I've come to learn that my feelings are invitations to action, not blocks in the way. What if my sadness is useful? What if my desire can nudge me to forward movement? What if I can use all the passion that overflows when I'm joyful into reimagining a new future? What if my delight can explode into creativity for the good of others? What if my calmness invites me to transformation?
As Rabbi Jay Michaelson wrote about emotions and justice, “Sadness does not disappear, but it is included in a serene and compassionate embrace. The endlessly hard work of pursuing justice is somehow interfused with the happiness that does not depend on conditions.” He reminds us that we are invited to fully engage with the world, which doesn’t mean ignoring our own feelings but folding them into our work.
Sadness and happiness belong in justice because sadness and happiness belong in our selves: potent flavors in the wild stews that we are. We can carry sorrow in our pocket at a party, at the movies, while planting tulips, and while imagining and working toward a war-less world. We can erupt with excitement and yearning while talking with friends about creativity in the climate crisis.
Perhaps one of Purity Culture's greatest harms is that it keeps us from paying attention (my favorite spiritual practice). Purity disconnects me from my own thoughts and longings and demands that I dismiss so much of the humanity in others. It presupposes how I should act and how others should act, ignoring so much of what goes into luscious human complexity.
When I emerged out of purity culture, I started paying relentless attention and thus found an overwhelming richness of being fully alive. I developed intentionality (rather than dogma) around desire; curiosity (rather than fear) about what other people believe.
I’m much more engaged with the world because I’m not afraid to mess up. I’m not afraid of accidentally hearing an opinion that threatens my own worldview; I’m not thinking about how to win people over to my side but how to actually listen. Acceptance and love for my own inner world has given me much more acceptance and love for the inner worlds of others.
Believing that we are capable of only one emotion is likewise detrimental to the discipline of paying attention. Paying attention admits that the news affects and shapes us, and that there are many parts of our kaleidoscope soul asking to be seen at the same time. Paying attention releases us into the richness of being fully alive.
The world feels so sharp and crooked right now. I, for one, am at a complete loss, and my feelings are all over the place—as they should be.

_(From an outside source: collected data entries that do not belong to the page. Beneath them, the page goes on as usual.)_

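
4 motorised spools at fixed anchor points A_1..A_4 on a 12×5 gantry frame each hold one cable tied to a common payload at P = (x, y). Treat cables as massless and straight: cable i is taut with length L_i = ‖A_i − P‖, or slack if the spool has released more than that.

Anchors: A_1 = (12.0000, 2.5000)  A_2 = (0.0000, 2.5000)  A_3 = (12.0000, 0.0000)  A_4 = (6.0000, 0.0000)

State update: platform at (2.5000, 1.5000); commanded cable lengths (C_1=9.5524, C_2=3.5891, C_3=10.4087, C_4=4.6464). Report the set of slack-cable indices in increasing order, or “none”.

2, 3, 4

cable 1: √((9.5000)²+(1.0000)²)=9.5525, C_1=9.5524: taut
cable 2: √((-2.5000)²+(1.0000)²)=2.6926, C_2=3.5891: slack
cable 3: √((9.5000)²+(-1.5000)²)=9.6177, C_3=10.4087: slack
cable 4: √((3.5000)²+(-1.5000)²)=3.8079, C_4=4.6464: slack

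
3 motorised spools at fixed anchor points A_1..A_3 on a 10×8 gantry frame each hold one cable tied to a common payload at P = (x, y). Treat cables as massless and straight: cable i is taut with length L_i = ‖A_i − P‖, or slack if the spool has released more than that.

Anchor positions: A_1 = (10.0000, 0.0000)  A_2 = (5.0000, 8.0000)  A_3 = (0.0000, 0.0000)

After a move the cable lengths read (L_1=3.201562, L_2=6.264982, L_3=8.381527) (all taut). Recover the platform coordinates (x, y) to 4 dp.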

But I'm appreciating my little moments of bliss like energy bars for the road ahead, and embracing my sadness in all its wisdom.
"That greater greater self is in there waiting—in each of us," writes Adrienne Maree Brown. "And as we release ourselves to be ourselves, that greater greater society and economy and existence become possible."
Your feelings aren't pure, but they are invitations to envision a greater greater world. There is nothing wrong with feeling delight during eras of utter gloom, and nothing incorrect about including the softness of sorrow in your hard work. That greater greater self envelopes all of it: the anguish, the absurdity, the daydreams, the cocktail clinks.